Shares in THQ rose by over 12 per cent across the day yesterday following an investor note from Michael Pachter in which the Wedbush Morgan analyst maintained a Buy rating and noted that the publisher is making progress in restructuring.
The stock was up by 48 cents to USD 4.43 by the end of trading - its highest point since the middle of January.
Pachter was writing ahead of the release tomorrow of THQ's third quarter financial results, and predicted revenue in line with expectation at USD 420 million, although he lowered his earnings per share forecast from 15 cents to 7 cents.
But while he notes that the company's retail sales are down around 12 per cent on the same period the previous year, THQ was prepared for that eventuality and is focused on the future.

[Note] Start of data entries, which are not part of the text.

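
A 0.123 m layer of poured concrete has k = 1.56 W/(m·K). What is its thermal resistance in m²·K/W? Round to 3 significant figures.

R = L/k = 0.123/1.56 = 0.07885 m²·K/W

0.0788 m²·K/W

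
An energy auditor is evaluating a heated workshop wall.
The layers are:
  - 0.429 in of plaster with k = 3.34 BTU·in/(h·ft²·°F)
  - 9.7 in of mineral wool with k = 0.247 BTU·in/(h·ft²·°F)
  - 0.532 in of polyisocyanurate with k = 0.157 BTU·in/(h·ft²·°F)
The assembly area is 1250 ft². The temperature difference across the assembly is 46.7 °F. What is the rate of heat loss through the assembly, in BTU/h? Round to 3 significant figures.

1360 BTU/h

0.429/3.34 = 0.1284
9.7/0.247 = 39.27
0.532/0.157 = 3.389
R_total = 0.1284 + 39.27 + 3.389 = 42.79 ft²·°F·h/BTU
Q = A·ΔT/R = 1250 × 46.7 / 42.79 = 1364 BTU/h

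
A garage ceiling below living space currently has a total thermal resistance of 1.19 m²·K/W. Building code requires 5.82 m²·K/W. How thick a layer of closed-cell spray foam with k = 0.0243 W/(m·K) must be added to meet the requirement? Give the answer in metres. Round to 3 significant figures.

0.113 m

ΔR = 5.82 − 1.19 = 4.63 m²·K/W
L = ΔR × k = 4.63 × 0.0243 = 0.1125 m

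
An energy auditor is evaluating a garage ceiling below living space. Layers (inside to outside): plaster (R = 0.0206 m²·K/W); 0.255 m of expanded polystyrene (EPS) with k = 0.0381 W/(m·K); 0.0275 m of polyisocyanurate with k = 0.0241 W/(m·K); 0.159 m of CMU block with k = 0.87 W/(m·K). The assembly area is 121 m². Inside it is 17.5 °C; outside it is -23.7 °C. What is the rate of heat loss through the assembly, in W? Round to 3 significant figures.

620 W

0.255/0.0381 = 6.693
0.0275/0.0241 = 1.141
0.159/0.87 = 0.1828
R_total = 0.0206 + 6.693 + 1.141 + 0.1828 = 8.037 m²·K/W
Q = A·ΔT/R = 121 × (17.5 − (-23.7)) / 8.037 = 620.3 W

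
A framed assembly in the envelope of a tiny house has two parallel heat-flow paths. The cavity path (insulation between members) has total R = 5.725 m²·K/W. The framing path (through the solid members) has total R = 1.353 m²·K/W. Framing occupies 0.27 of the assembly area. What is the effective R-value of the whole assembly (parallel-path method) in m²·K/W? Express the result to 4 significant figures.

3.057 m²·K/W

U_eff = 0.73/5.725 + 0.27/1.353 = 0.12751 + 0.19956 = 0.32707
R_eff = 1/U_eff = 3.0575 m²·K/W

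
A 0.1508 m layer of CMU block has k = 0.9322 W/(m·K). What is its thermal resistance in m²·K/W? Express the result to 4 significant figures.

R = L/k = 0.1508/0.9322 = 0.16177 m²·K/W

0.1618 m²·K/W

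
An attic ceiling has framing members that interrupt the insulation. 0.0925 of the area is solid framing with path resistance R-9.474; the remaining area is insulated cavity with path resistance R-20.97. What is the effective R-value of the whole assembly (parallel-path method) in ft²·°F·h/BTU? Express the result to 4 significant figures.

U_eff = 0.9075/20.97 + 0.0925/9.474 = 0.043276 + 0.0097636 = 0.05304
R_eff = 1/U_eff = 18.854 ft²·°F·h/BTU

18.85 ft²·°F·h/BTU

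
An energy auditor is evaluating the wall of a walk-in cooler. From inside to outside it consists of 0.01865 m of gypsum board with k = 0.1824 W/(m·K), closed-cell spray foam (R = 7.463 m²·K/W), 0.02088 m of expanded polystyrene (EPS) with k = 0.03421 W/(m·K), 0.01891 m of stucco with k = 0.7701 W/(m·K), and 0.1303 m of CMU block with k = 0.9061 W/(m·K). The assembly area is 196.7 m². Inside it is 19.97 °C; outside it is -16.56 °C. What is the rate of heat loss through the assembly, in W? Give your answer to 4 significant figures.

0.01865/0.1824 = 0.10225
0.02088/0.03421 = 0.61035
0.01891/0.7701 = 0.024555
0.1303/0.9061 = 0.1438
R_total = 0.10225 + 7.463 + 0.61035 + 0.024555 + 0.1438 = 8.344 m²·K/W
Q = A·ΔT/R = 196.7 × (19.97 − (-16.56)) / 8.344 = 861.16 W

861.2 W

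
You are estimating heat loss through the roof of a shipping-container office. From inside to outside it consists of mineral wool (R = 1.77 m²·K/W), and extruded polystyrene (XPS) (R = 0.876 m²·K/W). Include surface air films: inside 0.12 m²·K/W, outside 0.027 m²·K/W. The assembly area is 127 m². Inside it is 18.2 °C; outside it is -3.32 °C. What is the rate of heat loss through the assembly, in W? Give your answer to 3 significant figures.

979 W

R_total = 0.12 + 1.77 + 0.876 + 0.027 = 2.793 m²·K/W
Q = A·ΔT/R = 127 × (18.2 − (-3.32)) / 2.793 = 978.5 W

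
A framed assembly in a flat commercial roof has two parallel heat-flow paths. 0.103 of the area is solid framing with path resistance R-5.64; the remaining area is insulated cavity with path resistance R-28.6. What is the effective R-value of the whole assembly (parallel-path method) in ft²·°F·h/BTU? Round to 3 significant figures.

20.2 ft²·°F·h/BTU

U_eff = 0.897/28.6 + 0.103/5.64 = 0.03136 + 0.01826 = 0.04963
R_eff = 1/U_eff = 20.15 ft²·°F·h/BTU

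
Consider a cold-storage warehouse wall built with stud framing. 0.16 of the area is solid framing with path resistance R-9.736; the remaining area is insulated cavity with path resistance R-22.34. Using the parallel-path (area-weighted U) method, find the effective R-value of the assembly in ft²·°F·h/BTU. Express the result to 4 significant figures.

U_eff = 0.84/22.34 + 0.16/9.736 = 0.037601 + 0.016434 = 0.054035
R_eff = 1/U_eff = 18.507 ft²·°F·h/BTU

18.51 ft²·°F·h/BTU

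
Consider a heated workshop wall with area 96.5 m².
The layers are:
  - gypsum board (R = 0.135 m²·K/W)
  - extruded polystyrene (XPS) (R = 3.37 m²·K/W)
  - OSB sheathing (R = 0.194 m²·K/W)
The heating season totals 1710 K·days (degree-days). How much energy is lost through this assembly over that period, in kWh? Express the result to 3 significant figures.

R_total = 0.135 + 3.37 + 0.194 = 3.699 m²·K/W
E = A × HDD × 24 / R / 1000 = 96.5 × 1710 × 24 / 3.699 / 1000 = 1071 kWh

1070 kWh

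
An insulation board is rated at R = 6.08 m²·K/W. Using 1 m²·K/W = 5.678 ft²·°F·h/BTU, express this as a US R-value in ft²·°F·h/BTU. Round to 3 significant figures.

34.5 ft²·°F·h/BTU

R_US = 6.08 × 5.678 = 34.52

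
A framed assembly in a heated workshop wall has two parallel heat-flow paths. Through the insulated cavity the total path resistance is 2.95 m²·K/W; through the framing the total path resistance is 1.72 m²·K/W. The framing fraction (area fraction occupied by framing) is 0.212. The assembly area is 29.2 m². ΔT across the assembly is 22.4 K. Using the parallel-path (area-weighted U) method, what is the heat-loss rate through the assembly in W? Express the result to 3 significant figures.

255 W

U_eff = 0.788/2.95 + 0.212/1.72 = 0.2671 + 0.1233 = 0.3904
R_eff = 1/U_eff = 2.562 m²·K/W
Q = 29.2 × 22.4 / 2.562 = 255.3 W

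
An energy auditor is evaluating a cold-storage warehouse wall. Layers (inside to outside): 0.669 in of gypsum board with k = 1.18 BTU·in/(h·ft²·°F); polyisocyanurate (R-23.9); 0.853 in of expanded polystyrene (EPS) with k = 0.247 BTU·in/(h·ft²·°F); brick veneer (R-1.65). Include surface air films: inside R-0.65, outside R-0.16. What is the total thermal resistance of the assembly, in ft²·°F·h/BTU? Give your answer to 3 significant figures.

0.669/1.18 = 0.5669
0.853/0.247 = 3.453
R_total = 0.65 + 0.5669 + 23.9 + 3.453 + 1.65 + 0.16 = 30.38 ft²·°F·h/BTU

30.4 ft²·°F·h/BTU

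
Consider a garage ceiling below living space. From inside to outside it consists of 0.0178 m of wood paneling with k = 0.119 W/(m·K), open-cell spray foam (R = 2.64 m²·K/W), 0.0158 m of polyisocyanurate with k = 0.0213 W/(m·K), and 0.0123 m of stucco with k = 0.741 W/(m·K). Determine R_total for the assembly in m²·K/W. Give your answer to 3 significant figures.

0.0178/0.119 = 0.1496
0.0158/0.0213 = 0.7418
0.0123/0.741 = 0.0166
R_total = 0.1496 + 2.64 + 0.7418 + 0.0166 = 3.548 m²·K/W

3.55 m²·K/W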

"THQ has chosen to restructure its operations, with studio closings and a new strategic plan focused on fewer titles, with emphasis on fighting games, children's games, family games and online games," wrote Pachter. "The restructuring involves the cancellation of several titles and a reduction in annual product development spending by approximately USD 100 million.
"Its prospects for next year are improved, and it should be in a good position to deliver the operating leverage investors have largely tired of waiting for, but execution risks remain high. We note recent reductions in spending on mobile phone games as evidence that the company is making progress in its turnaround."
THQ is set to release the hotly anticipated Dawn of War II for the PC platform later this month.